このクレールという人物は、世界で第2位のコンテナ海運グループAPモラー・マースク(デンマーク)の新しいCEOらしい。彼が「中国経済関連の貿易量は、アメリカに主導される中国切り離し(デカップル)策にもかかわらず、マイナスの影響は受けずにすんでおり、強靭さを示してきた」と言うのだから回復は順調かと思いきや、当面は、どうもそうではない。

「私たちは、今年の初め、中国はコロナ禍を脱して力強いリバウンドがみられるだろうと期待していた。しかし、私はまだそれを目撃していない。
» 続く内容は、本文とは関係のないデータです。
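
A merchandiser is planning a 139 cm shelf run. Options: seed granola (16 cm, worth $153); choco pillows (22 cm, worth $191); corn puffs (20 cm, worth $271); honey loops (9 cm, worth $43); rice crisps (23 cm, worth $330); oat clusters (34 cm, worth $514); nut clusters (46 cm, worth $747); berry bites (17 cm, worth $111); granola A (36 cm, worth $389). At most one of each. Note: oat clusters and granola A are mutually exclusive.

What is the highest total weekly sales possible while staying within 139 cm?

2015

The ratio ordering already packs tightly: seed granola + corn puffs + rice crisps + oat clusters + nut clusters, 139 cm, 2015.
Runner-up corn puffs + honey loops + rice crisps + oat clusters + nut clusters tops out at 1905.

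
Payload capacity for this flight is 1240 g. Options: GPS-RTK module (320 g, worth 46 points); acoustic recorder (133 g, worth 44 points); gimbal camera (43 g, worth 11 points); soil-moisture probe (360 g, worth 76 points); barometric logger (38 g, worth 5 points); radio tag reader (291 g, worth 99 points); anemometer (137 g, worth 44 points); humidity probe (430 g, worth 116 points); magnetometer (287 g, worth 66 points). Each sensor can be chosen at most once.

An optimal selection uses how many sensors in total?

6

Best achievable data value is 341.
acoustic recorder + gimbal camera + barometric logger + radio tag reader + humidity probe + magnetometer hits 341 at 1222 g.
All optima have 6 sensors.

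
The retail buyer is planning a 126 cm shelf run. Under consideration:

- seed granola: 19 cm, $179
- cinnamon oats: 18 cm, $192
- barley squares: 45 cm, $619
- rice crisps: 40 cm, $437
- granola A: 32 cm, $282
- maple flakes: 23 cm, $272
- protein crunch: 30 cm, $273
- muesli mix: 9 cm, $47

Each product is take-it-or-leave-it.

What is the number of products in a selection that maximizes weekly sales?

4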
中国の消費者は生じた事態にかなりショックを受けて、とてもいま積極的に消費しようというムードではないのだ」

中国政府は今年の経済成長目標を5%としたが、これは数十年間でもっとも低い目標値であり、習近平の厳しいゼロコロナ戦略の結果として、2022年の数値が低いものだったことから生じてきた予測といってよい。事実、3月27日に発表された公式の数値によれば、今年の1月と2月における中国産業グループの利益率は、22.9%というスランプぶりだった。

もっとも、多くのエコノミストは昨年12月に中国政府がゼロコロナを放棄したことによって、もっと強いパフォーマンスが実現すると期待している。また、IMFなども中国の今年の経済成長予測は5.2%と、中国政府の5%より高い数値を見込んでいるのである。しかし、前出のマークスCEOクレールは、同社の顧客のかなりの部分は、2003年のサーズ(Sars)の際に示したように、回復には時間がかかるとみている。
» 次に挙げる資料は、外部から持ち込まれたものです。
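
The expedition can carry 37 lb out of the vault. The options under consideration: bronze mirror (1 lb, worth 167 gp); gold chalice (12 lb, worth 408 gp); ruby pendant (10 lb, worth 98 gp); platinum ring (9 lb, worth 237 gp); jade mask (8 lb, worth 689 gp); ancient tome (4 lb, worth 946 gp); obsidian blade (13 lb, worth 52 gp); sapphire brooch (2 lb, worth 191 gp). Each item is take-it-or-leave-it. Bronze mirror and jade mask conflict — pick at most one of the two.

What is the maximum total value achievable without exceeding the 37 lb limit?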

クレールは「狂騒の20年代(アメリカの1920年代のバブル期をこうよぶ)のような雰囲気になるのは、いまのこの(低調な)時期を通過した後だろう」と述べている。中国人の貯蓄の70%は不動産だったが、それが政府の取り締まりで価格が下落して、さらに中国の株式市場も低調になってしまっている。さらに、中国とアメリカとの地政学的な緊張のせいもあって、ネガティブなムードがますます醸成されているというわけだ。

「いま飛び交っているニュースなどを見ていたら、とてもじゃないが楽天的ではいられないだろう。それで、人びとの消費がノーマルな状態に戻るまでには、(ゼロコロナ放棄などのポジティヴな)効果にわずかの遅れが出てくるという現象がみられるわけだ」

つまり、クレールは本来現れてくるはずの中国のリバウンドが顕著にならないのは、ゼロコロナのネガティブな効果や、地政学的な見通しの悪さが邪魔をしているからで、それが薄らいでいけば、1920年代のアメリカのように「狂騒の20年代」が始まるはずだというわけだ。クレールは2021年に36億ドルで香港を基盤とするLFロジスティックスの買収を推進したが、これからの中国大陸で物流ビジネスを展開することを考えてのことだと言われている。

どうやら、クレールはアメリカが企てている中国経済とのデカップリングは、ハイテク分野だけにとどまると予測しており、それは中国全体の貿易からみれば一部にすぎないと見ているようだ。フィナンシャル紙によれば、マースク社は今年の基礎利益は、昨年のパンデミックによるブームで達成した310億ドルから20億~30億ドルに下落すると予想されている。つまり、クレールが述べている「わずかの遅れ」とは、少なくとも世界規模でみれば、今年1年は続くということなのだろう。